Friday, March 14, the Becket Fund for Religious Liberty is scheduled to present oral argument in St. Louis, MO, in support of Dan and Amy Pucket and their two children who were kicked off of Hot Springs, South Dakota school buses because they attended a religious school.
"The Supreme Court has said that the Blaine Amendments were 'born of bigotry' and should be 'buried now.' It's time for the states to get out their shovels and start digging. It is unconscionable that governments are still enforcing discriminatory nineteenth century laws against people of faith," said Roger Severino, legal counsel at the Becket Fund.
Severino will be presenting the argument for the Puckets before the federal 8th Circuit Court of Appeals. The Washington-based Becket Fund is a public interest law firm protecting the free expression of all religious traditions. It is nonprofit, nonpartisan, and interfaith.
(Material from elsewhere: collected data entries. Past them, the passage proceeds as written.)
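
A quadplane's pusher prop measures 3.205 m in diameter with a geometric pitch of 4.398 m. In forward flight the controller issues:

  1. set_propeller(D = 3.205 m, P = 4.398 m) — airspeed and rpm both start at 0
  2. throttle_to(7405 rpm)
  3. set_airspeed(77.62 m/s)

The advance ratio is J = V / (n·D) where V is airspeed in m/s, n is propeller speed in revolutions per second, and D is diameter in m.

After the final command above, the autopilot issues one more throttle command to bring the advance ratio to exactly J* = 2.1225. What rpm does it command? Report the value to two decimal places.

rpm = 684.62

set_propeller: D = 3.205 m, P = 4.398 m (p = P/D = 1.372231); state ← (V=0, rpm=0)
throttle_to(7405): rpm ← 7405
set_airspeed(77.62): V ← 77.62 m/s
final state: V = 77.62 m/s, rpm = 7405 → n = rpm/60 = 123.416667 rev/s
target J* = 2.1225; solve J* = V/(n·D) for n: n = V/(J*·D) = 77.62/(2.1225 × 3.205) = 11.410322 rev/s
rpm = 60·n = 684.619328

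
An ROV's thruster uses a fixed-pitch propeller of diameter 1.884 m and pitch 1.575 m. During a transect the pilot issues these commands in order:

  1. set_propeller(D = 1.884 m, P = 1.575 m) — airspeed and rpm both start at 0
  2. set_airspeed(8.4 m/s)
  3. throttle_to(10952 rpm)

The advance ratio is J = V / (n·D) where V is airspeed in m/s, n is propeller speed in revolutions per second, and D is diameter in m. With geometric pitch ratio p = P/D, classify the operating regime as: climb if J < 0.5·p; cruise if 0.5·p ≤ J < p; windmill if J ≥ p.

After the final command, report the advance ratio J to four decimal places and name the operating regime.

set_propeller: D = 1.884 m, P = 1.575 m (p = P/D = 0.835987); state ← (V=0, rpm=0)
set_airspeed(8.4): V ← 8.4 m/s
throttle_to(10952): rpm ← 10952
final state: V = 8.4 m/s, rpm = 10952 → n = rpm/60 = 182.533333 rev/s
J = V / (n·D) = 8.4 / (182.533333 × 1.884) = 0.024426
regime bands: climb J<0.4180 | cruise [0.4180, 0.8360) | windmill J≥0.8360
J = 0.0244 → climb

J = 0.0244, regime = climb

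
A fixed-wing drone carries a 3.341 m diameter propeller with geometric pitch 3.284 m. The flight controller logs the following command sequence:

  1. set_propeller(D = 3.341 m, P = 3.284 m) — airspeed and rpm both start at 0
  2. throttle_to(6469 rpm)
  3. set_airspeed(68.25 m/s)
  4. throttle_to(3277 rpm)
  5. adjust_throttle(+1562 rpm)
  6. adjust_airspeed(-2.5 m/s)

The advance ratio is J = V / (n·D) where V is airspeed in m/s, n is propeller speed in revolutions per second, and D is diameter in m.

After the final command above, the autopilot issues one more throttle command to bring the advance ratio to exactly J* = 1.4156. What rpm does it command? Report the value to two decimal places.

set_propeller: D = 3.341 m, P = 3.284 m (p = P/D = 0.982939); state ← (V=0, rpm=0)
throttle_to(6469): rpm ← 6469
set_airspeed(68.25): V ← 68.25 m/s
throttle_to(3277): rpm ← 3277
adjust_throttle(+1562): rpm ← 3277 +1562 = 4839
adjust_airspeed(-2.5): V ← 68.25 -2.5 = 65.75 m/s
final state: V = 65.75 m/s, rpm = 4839 → n = rpm/60 = 80.650000 rev/s
target J* = 1.4156; solve J* = V/(n·D) for n: n = V/(J*·D) = 65.75/(1.4156 × 3.341) = 13.902046 rev/s
rpm = 60·n = 834.122772

rpm = 834.12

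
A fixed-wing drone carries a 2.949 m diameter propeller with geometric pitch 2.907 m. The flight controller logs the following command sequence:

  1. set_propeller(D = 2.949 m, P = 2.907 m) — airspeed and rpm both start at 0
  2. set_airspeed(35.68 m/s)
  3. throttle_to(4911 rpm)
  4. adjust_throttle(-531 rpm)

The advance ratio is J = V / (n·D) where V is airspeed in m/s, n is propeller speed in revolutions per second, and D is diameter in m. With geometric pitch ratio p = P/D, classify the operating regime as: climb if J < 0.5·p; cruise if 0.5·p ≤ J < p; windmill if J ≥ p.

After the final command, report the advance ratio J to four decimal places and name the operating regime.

set_propeller: D = 2.949 m, P = 2.907 m (p = P/D = 0.985758); state ← (V=0, rpm=0)
set_airspeed(35.68): V ← 35.68 m/s
throttle_to(4911): rpm ← 4911
adjust_throttle(-531): rpm ← 4911 -531 = 4380
final state: V = 35.68 m/s, rpm = 4380 → n = rpm/60 = 73.000000 rev/s
J = V / (n·D) = 35.68 / (73.000000 × 2.949) = 0.165740
regime bands: climb J<0.4929 | cruise [0.4929, 0.9858) | windmill J≥0.9858
J = 0.1657 → climb

J = 0.1657, regime = climb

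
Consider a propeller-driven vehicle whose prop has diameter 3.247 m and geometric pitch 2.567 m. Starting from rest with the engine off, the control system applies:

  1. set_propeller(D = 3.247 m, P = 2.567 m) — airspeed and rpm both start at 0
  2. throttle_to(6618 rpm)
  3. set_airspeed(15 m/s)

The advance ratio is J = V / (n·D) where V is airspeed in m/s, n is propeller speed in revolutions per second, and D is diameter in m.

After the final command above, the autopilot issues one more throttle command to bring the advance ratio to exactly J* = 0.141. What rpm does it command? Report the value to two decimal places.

set_propeller: D = 3.247 m, P = 2.567 m (p = P/D = 0.790576); state ← (V=0, rpm=0)
throttle_to(6618): rpm ← 6618
set_airspeed(15): V ← 15 m/s
final state: V = 15 m/s, rpm = 6618 → n = rpm/60 = 110.300000 rev/s
target J* = 0.141; solve J* = V/(n·D) for n: n = V/(J*·D) = 15/(0.141 × 3.247) = 32.763467 rev/s
rpm = 60·n = 1965.808045

rpm = 1965.81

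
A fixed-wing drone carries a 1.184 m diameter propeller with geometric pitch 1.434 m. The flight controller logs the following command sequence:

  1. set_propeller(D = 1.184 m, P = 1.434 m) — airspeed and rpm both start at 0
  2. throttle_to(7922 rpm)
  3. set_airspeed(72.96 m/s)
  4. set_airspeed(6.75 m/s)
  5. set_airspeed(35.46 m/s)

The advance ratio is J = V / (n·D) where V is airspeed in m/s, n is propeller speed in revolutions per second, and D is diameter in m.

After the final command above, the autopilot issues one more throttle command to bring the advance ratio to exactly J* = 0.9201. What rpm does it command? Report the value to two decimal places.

rpm = 1953.00

set_propeller: D = 1.184 m, P = 1.434 m (p = P/D = 1.211149); state ← (V=0, rpm=0)
throttle_to(7922): rpm ← 7922
set_airspeed(72.96): V ← 72.96 m/s
set_airspeed(6.75): V ← 6.75 m/s
set_airspeed(35.46): V ← 35.46 m/s
final state: V = 35.46 m/s, rpm = 7922 → n = rpm/60 = 132.033333 rev/s
target J* = 0.9201; solve J* = V/(n·D) for n: n = V/(J*·D) = 35.46/(0.9201 × 1.184) = 32.550075 rev/s
rpm = 60·n = 1953.004521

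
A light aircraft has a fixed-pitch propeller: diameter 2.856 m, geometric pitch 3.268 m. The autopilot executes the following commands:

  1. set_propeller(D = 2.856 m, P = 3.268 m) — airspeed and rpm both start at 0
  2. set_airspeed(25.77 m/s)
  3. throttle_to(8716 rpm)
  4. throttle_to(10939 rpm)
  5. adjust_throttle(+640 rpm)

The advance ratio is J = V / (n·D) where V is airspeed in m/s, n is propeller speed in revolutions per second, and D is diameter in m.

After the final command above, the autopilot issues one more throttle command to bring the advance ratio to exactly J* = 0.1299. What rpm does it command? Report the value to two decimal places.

set_propeller: D = 2.856 m, P = 3.268 m (p = P/D = 1.144258); state ← (V=0, rpm=0)
set_airspeed(25.77): V ← 25.77 m/s
throttle_to(8716): rpm ← 8716
throttle_to(10939): rpm ← 10939
adjust_throttle(+640): rpm ← 10939 +640 = 11579
final state: V = 25.77 m/s, rpm = 11579 → n = rpm/60 = 192.983333 rev/s
target J* = 0.1299; solve J* = V/(n·D) for n: n = V/(J*·D) = 25.77/(0.1299 × 2.856) = 69.461965 rev/s
rpm = 60·n = 4167.717895

rpm = 4167.72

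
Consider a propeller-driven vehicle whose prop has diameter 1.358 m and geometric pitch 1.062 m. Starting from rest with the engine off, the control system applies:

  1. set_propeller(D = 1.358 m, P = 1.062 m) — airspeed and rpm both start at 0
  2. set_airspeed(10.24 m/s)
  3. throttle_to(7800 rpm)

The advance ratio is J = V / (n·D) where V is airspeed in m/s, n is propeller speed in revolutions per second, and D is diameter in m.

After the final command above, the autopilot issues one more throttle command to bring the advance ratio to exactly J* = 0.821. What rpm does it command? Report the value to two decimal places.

set_propeller: D = 1.358 m, P = 1.062 m (p = P/D = 0.782032); state ← (V=0, rpm=0)
set_airspeed(10.24): V ← 10.24 m/s
throttle_to(7800): rpm ← 7800
final state: V = 10.24 m/s, rpm = 7800 → n = rpm/60 = 130.000000 rev/s
target J* = 0.821; solve J* = V/(n·D) for n: n = V/(J*·D) = 10.24/(0.821 × 1.358) = 9.184532 rev/s
rpm = 60·n = 551.071917

rpm = 551.07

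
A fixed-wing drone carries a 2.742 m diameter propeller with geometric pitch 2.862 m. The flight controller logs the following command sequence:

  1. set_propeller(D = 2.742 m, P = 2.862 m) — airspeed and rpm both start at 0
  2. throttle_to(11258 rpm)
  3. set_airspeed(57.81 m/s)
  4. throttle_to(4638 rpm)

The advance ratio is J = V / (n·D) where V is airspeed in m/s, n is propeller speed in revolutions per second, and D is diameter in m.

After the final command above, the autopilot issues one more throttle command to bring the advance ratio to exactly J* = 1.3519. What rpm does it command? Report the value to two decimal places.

set_propeller: D = 2.742 m, P = 2.862 m (p = P/D = 1.043764); state ← (V=0, rpm=0)
throttle_to(11258): rpm ← 11258
set_airspeed(57.81): V ← 57.81 m/s
throttle_to(4638): rpm ← 4638
final state: V = 57.81 m/s, rpm = 4638 → n = rpm/60 = 77.300000 rev/s
target J* = 1.3519; solve J* = V/(n·D) for n: n = V/(J*·D) = 57.81/(1.3519 × 2.742) = 15.595200 rev/s
rpm = 60·n = 935.712005

rpm = 935.71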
The case of Pucket v. Rounds concerns the right of the Pucket children to be bused from their rural home to a Lutheran elementary school. The state refused citing South Dakota's Blaine Amendments. The Blaine Amendments were passed at the height of nativist anti-Catholic agitation in the 1880s and are used today to bar religiously-affiliated organizations of all sorts from receiving any form of government aid in South Dakota, and dozens of other states.
Blaine Amendments are named for James G. Blaine of Maine, a powerful and popular politician who nearly became president. As senator, Blaine proposed a federal constitutional amendment in 1875 that would have banned taxpayer support for Catholicschools, while preserving the right to fund Protestant worship in public schools. After that measure failed, individual states, including South Dakota, adopted their own Blaine Amendments, often as a requirement to gain statehood.
This is a precedent-setting legal battle that extends far beyond busing. Pucket v. Rounds exposes how laws specifically created out of the religious bigotry of the 19th Century are still in use today.